Date: 2007-12-02 03:07 am (UTC)
From: [identity profile] empress-tasha.livejournal.com
You're welcome, Thomas. It's going to be alright. From what I can see, you're walking the right path, and walking it well.

Date: 2007-12-02 03:10 am (UTC)
From: [identity profile] suave-thomas.livejournal.com
That's really because I have people around me to show me the way. And I am so grateful for it.

Date: 2007-12-02 05:49 am (UTC)
From: [identity profile] empress-tasha.livejournal.com
I feel exactly the same way.

Date: 2007-12-02 02:40 am (UTC)
From: [identity profile] seminalsemiotic.livejournal.com
*hugs* As much as I'm not usually into the Biblical quotes... "Let he who is without sin cast the first stone." We've all been there. Making mistakes, I mean. Yours was a big one, but that doesn't mean you don't deserve a chance to fix it.
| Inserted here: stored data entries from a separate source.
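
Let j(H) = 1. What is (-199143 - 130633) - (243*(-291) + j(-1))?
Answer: -259064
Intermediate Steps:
(-199143 - 130633) - (243*(-291) + j(-1)) = (-199143 - 130633) - (243*(-291) + 1) = -329776 - (-70713 + 1) = -329776 - 1*(-70712) = -329776 + 70712 = -259064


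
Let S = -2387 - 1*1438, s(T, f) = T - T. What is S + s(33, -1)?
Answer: -3825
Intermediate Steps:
s(T, f) = 0
S = -3825 (S = -2387 - 1438 = -3825)
S + s(33, -1) = -3825 + 0 = -3825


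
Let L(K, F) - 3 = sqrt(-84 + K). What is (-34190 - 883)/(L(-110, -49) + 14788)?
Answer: -172921581/72924625 + 11691*I*sqrt(194)/72924625 ≈ -2.3712 + 0.0022329*I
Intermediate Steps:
L(K, F) = 3 + sqrt(-84 + K)
(-34190 - 883)/(L(-110, -49) + 14788) = (-34190 - 883)/((3 + sqrt(-84 - 110)) + 14788) = -35073/((3 + sqrt(-194)) + 14788) = -35073/((3 + I*sqrt(194)) + 14788) = -35073/(14791 + I*sqrt(194))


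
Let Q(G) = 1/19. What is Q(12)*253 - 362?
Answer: -6625/19 ≈ -348.68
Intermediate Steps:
Q(G) = 1/19
Q(12)*253 - 362 = (1/19)*253 - 362 = 253/19 - 362 = -6625/19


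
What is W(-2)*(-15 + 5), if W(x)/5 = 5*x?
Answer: 500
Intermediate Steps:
W(x) = 25*x (W(x) = 5*(5*x) = 25*x)
W(-2)*(-15 + 5) = (25*(-2))*(-15 + 5) = -50*(-10) = 500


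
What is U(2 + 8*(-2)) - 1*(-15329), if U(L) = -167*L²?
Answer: -17403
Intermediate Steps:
U(2 + 8*(-2)) - 1*(-15329) = -167*(2 + 8*(-2))² - 1*(-15329) = -167*(2 - 16)² + 15329 = -167*(-14)² + 15329 = -167*196 + 15329 = -32732 + 15329 = -17403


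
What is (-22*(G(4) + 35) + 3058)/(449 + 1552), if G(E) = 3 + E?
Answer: 2134/2001 ≈ 1.0665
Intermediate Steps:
(-22*(G(4) + 35) + 3058)/(449 + 1552) = (-22*((3 + 4) + 35) + 3058)/(449 + 1552) = (-22*(7 + 35) + 3058)/2001 = (-22*42 + 3058)*(1/2001) = (-924 + 3058)*(1/2001) = 2134*(1/2001) = 2134/2001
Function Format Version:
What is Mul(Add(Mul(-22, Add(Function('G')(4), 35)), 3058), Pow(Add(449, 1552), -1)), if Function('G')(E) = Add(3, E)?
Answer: Rational(2134, 2001) ≈ 1.0665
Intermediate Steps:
Mul(Add(Mul(-22, Add(Function('G')(4), 35)), 3058), Pow(Add(449, 1552), -1)) = Mul(Add(Mul(-22, Add(Add(3, 4), 35)), 3058), Pow(Add(449, 1552), -1)) = Mul(Add(Mul(-22, Add(7, 35)), 3058), Pow(2001, -1)) = Mul(Add(Mul(-22, 42), 3058), Rational(1, 2001)) = Mul(Add(-924, 3058), Rational(1, 2001)) = Mul(2134, Rational(1, 2001)) = Rational(2134, 2001)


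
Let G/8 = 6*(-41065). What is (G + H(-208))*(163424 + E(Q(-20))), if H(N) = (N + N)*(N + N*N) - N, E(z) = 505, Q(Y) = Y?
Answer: -3259270475232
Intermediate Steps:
H(N) = -N + 2*N*(N + N²) (H(N) = (2*N)*(N + N²) - N = 2*N*(N + N²) - N = -N + 2*N*(N + N²))
G = -1971120 (G = 8*(6*(-41065)) = 8*(-246390) = -1971120)
(G + H(-208))*(163424 + E(Q(-20))) = (-1971120 - 208*(-1 + 2*(-208) + 2*(-208)²))*(163424 + 505) = (-1971120 - 208*(-1 - 416 + 2*43264))*163929 = (-1971120 - 208*(-1 - 416 + 86528))*163929 = (-1971120 - 208*86111)*163929 = (-1971120 - 17911088)*163929 = -19882208*163929 = -3259270475232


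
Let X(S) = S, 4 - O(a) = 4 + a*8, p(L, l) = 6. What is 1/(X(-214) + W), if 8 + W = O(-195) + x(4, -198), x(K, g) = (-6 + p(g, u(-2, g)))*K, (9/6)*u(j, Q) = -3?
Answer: 1/1338 ≈ 0.00074738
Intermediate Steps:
u(j, Q) = -2 (u(j, Q) = (⅔)*(-3) = -2)
x(K, g) = 0 (x(K, g) = (-6 + 6)*K = 0*K = 0)
O(a) = -8*a (O(a) = 4 - (4 + a*8) = 4 - (4 + 8*a) = 4 + (-4 - 8*a) = -8*a)
W = 1552 (W = -8 + (-8*(-195) + 0) = -8 + (1560 + 0) = -8 + 1560 = 1552)
1/(X(-214) + W) = 1/(-214 + 1552) = 1/1338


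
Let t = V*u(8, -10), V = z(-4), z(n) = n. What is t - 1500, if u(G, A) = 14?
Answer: -1556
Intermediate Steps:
V = -4
t = -56 (t = -4*14 = -56)
t - 1500 = -56 - 1500 = -1556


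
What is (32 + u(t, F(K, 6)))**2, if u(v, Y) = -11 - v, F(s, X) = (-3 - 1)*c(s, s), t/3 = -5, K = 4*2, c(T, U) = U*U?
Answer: 1296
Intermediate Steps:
c(T, U) = U**2
K = 8
t = -15 (t = 3*(-5) = -15)
F(s, X) = -4*s**2 (F(s, X) = (-3 - 1)*s**2 = -4*s**2)
(32 + u(t, F(K, 6)))**2 = (32 + (-11 - 1*(-15)))**2 = (32 + (-11 + 15))**2 = (32 + 4)**2 = 36**2 = 1296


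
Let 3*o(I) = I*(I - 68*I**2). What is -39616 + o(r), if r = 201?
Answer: -184093105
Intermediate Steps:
o(I) = I*(I - 68*I**2)/3 (o(I) = (I*(I - 68*I**2))/3 = I*(I - 68*I**2)/3)
-39616 + o(r) = -39616 + (1/3)*201**2*(1 - 68*201) = -39616 + (1/3)*40401*(1 - 13668) = -39616 + (1/3)*40401*(-13667) = -39616 - 184053489 = -184093105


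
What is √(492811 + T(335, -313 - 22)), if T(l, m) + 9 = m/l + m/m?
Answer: √492802 ≈ 702.00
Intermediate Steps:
T(l, m) = -8 + m/l (T(l, m) = -9 + (m/l + m/m) = -9 + (m/l + 1) = -9 + (1 + m/l) = -8 + m/l)
√(492811 + T(335, -313 - 22)) = √(492811 + (-8 + (-313 - 22)/335)) = √(492811 + (-8 - 335*1/335)) = √(492811 + (-8 - 1)) = √(492811 - 9) = √492802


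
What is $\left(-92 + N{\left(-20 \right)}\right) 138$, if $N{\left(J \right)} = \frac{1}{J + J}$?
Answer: $- \frac{253989}{20} \approx -12699.0$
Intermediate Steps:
$N{\left(J \right)} = \frac{1}{2 J}$
$\left(-92 + N{\left(-20 \right)}\right) 138 = \left(-92 + \frac{1}{2 \left(-20\right)}\right) 138 = \left(-92 + \frac{1}{2} \left(- \frac{1}{20}\right)\right) 138 = \left(-92 - \frac{1}{40}\right) 138 = \left(- \frac{3681}{40}\right) 138 = - \frac{253989}{20}$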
Besides, of all the people I know, you're one of those who would try hardest of all to set things right, no matter how bad they were. And really, you've done so much good. So much. Does one mistake wipe all that out? Fuck no. The scales are still very much in your favour, mon ami. I love you.

Date: 2007-12-02 02:43 am (UTC)
From: [identity profile] suave-thomas.livejournal.com
That's a good quote. One of the very good ones. And yes, I know how very big my fuck up was. I can only promise that my efforts to fix it will be twice as big. And I'll keep trying to do good too. I like it when people I love are safe. I love you too, Renee.

Date: 2007-12-02 03:10 am (UTC)
From: [identity profile] seminalsemiotic.livejournal.com
As you said up there, knowing is good. I absolutely believe you when you say your efforts will be twice as big. I know you well, and I never would have thought any differently. You're a wonderful person, Thomas, with one of the best and most giving hearts I've ever encountered. I can't tell you how many times you've made me feel safer in my bed at night, or walking down the street, or just sitting in the library reading. Never underestimate what you mean to us, because you could never overestimate it.

Date: 2007-12-02 03:11 am (UTC)
From: [identity profile] suave-thomas.livejournal.com
Renee? You have a knack for saying exactly what I need to hear. So thank you again.

Date: 2007-12-02 05:49 am (UTC)
From: [identity profile] seminalsemiotic.livejournal.com
You're most welcome, my darling. I'm very pleased I can do that!